By Tiffany Chin
Summer is approaching and while some people already have internship and job offers, others are still in the process of applying and interviewing for positions. Oftentimes, it can be stressful going into an interview, especially when being interviewed by a high-level manager of a company. However, here are several tips you can keep in mind to make the interview experience less nerve-racking, and possibly even fun.
First of all, remember to come to the interview prepared. Practice ahead of time with career counselors, friends, and families. The more you practice answering different questions, the easier and more natural it becomes. Practicing with someone can help you get feedback on how you can improve your intonation, body language, and word choice. These are little details that you might not necessarily notice about yourself, but are habits you can improve on to make a better impression on the interviewer.
Another method that helps with interviews is to record yourself and take note of the tone in which you speak, body language, and word choice, to get an idea of how you appear to an interviewer. After watching these recordings and taking note of areas you can improve on, make the proper changes, and as you start to become more comfortable with the way you present yourself, you will be more confident in interviews.
Second, remember to breathe. When you are in an interview, it is easy to forget to breathe and pause every now and then, especially if you are very nervous. Breathing is very important for calming yourself down and also for giving yourself a moment to think and process what the interviewer is asking you and how you can answer the question.

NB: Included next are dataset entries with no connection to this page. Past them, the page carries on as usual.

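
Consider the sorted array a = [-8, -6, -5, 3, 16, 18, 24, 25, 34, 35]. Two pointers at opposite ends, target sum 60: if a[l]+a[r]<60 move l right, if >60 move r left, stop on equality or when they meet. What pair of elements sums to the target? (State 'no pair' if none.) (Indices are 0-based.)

(25, 35)

l=0 r=9: -8+35=27 <60, l++
l=1 r=9: -6+35=29 <60, l++
l=2 r=9: -5+35=30 <60, l++
l=3 r=9: 3+35=38 <60, l++
l=4 r=9: 16+35=51 <60, l++
l=5 r=9: 18+35=53 <60, l++
l=6 r=9: 24+35=59 <60, l++
l=7 r=9: 25+35=60, found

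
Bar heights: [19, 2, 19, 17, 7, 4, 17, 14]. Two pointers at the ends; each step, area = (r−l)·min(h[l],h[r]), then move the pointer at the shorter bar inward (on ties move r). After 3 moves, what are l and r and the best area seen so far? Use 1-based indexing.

[1,8] min(19,14)*7=98 best=98 * → r--
[1,7] min(19,17)*6=102 best=102 * → r--
[1,6] min(19,4)*5=20 best=102 → r--

l=1, r=5, best area=102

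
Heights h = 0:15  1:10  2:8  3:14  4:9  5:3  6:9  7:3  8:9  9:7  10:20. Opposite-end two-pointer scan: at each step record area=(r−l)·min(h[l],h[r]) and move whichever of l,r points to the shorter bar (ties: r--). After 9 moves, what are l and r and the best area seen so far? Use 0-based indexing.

l=9, r=10, best area=150

[0,10] min(15,20)*10=150 best=150 * → l++
[1,10] min(10,20)*9=90 best=150 → l++
[2,10] min(8,20)*8=64 best=150 → l++
[3,10] min(14,20)*7=98 best=150 → l++
[4,10] min(9,20)*6=54 best=150 → l++
[5,10] min(3,20)*5=15 best=150 → l++
[6,10] min(9,20)*4=36 best=150 → l++
[7,10] min(3,20)*3=9 best=150 → l++
[8,10] min(9,20)*2=18 best=150 → l++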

Oftentimes, when you are put on the spot in an interview, it can seem like you need to respond right away to a question, but know that from the interviewer’s perspective, there is nothing wrong with pausing and taking a moment to collect your thoughts before giving your answer.
Third, and most importantly, understand that an interview is a two-way process that allows for a mutual exchange of information. One the one hand, the interviewer is asking you questions to learn more about your personality, behavior, experiences, and skills, but on the other hand, the interview is also an opportunity for you to learn more about the company and position. It is even beneficial to use an interview as an opportunity to learn about different jobs while practicing your interview skills, especially if you are still in the process of figuring out your career path. Furthermore, know that regardless of whether or not you get the offer, you can turn the interviewer into a business relationship and get advice from that person in the future.
These are some tips that may help ease your nervousness when going into an interview. Remember, not getting the offer is not the end of the world. Sometimes it is just not the right time for you, or the company is not a good fit, but know that these setbacks make it so much more meaningful when you finally get your dream job.